Будучи однажды в Риме, может быть, по торговым делам отца, долго наблюдал, как толпившиеся на паперти св. Петра нищие просили милостыню. — «О, если бы это и мне хоть раз испытать!» — подумал вдруг с такою завистью, с какою в жаркий летний день человек, стоящий на берегу, смотрит на купающихся в студеной воде, и с таким любопытством, с каким стоящий на самом краю пропасти и чувствующий ее притяжение заглядывает в пропасть.
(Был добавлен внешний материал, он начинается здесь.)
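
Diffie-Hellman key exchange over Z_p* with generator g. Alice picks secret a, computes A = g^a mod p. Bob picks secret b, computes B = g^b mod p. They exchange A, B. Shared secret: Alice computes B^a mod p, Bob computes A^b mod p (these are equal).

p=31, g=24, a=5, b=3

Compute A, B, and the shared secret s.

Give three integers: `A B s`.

Answer: 26 29 30

Derivation:
A = 24^5 mod 31  (bits of 5 = 101)
  bit 0 = 1: r = r^2 * 24 mod 31 = 1^2 * 24 = 1*24 = 24
  bit 1 = 0: r = r^2 mod 31 = 24^2 = 18
  bit 2 = 1: r = r^2 * 24 mod 31 = 18^2 * 24 = 14*24 = 26
  -> A = 26
B = 24^3 mod 31  (bits of 3 = 11)
  bit 0 = 1: r = r^2 * 24 mod 31 = 1^2 * 24 = 1*24 = 24
  bit 1 = 1: r = r^2 * 24 mod 31 = 24^2 * 24 = 18*24 = 29
  -> B = 29
s = B^a = 29^5 mod 31  (bits of 5 = 101)
  bit 0 = 1: r = r^2 * 29 mod 31 = 1^2 * 29 = 1*29 = 29
  bit 1 = 0: r = r^2 mod 31 = 29^2 = 4
  bit 2 = 1: r = r^2 * 29 mod 31 = 4^2 * 29 = 16*29 = 30
  -> s = B^a = 30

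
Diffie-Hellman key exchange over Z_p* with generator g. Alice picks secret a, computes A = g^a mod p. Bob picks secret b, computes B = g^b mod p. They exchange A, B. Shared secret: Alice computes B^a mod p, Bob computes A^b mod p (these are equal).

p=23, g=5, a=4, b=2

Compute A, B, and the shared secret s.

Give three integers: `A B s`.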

А так как путь от мысли к делу у него всегда был краток, — только что подумал, — сделал: отвел одного из нищих в такое место, где никто не мог их видеть; скинул свое богатое платье и отдал ему, а сам надел его лохмотья; вернулся на паперть, стал с нищими в ряд и, протянув руку, сказал, не на родном итальянском, будничном, а на чужом, провансальском, праздничном языке «веселого знания», gaya scienza:
— Подайте ради Христа!
И первый поданный грош сладостно обжег ему руку, как первый поцелуй обжигает уста.
Когда же, набрав достаточно грошей, чтобы купить себе хлеба, отведал его, то впервые понял — вспомнил, что значит: хлеб ангельский ел человек (Пс. 77, 25).
Но утром на следующий день чего-то вдруг испугался или застыдился; купил себе платье, богаче прежнего, и, вернувшись в Ассизи, зажил по-старому: днем приказчик в лавке отца, а ночью вельможа в пиру. [89]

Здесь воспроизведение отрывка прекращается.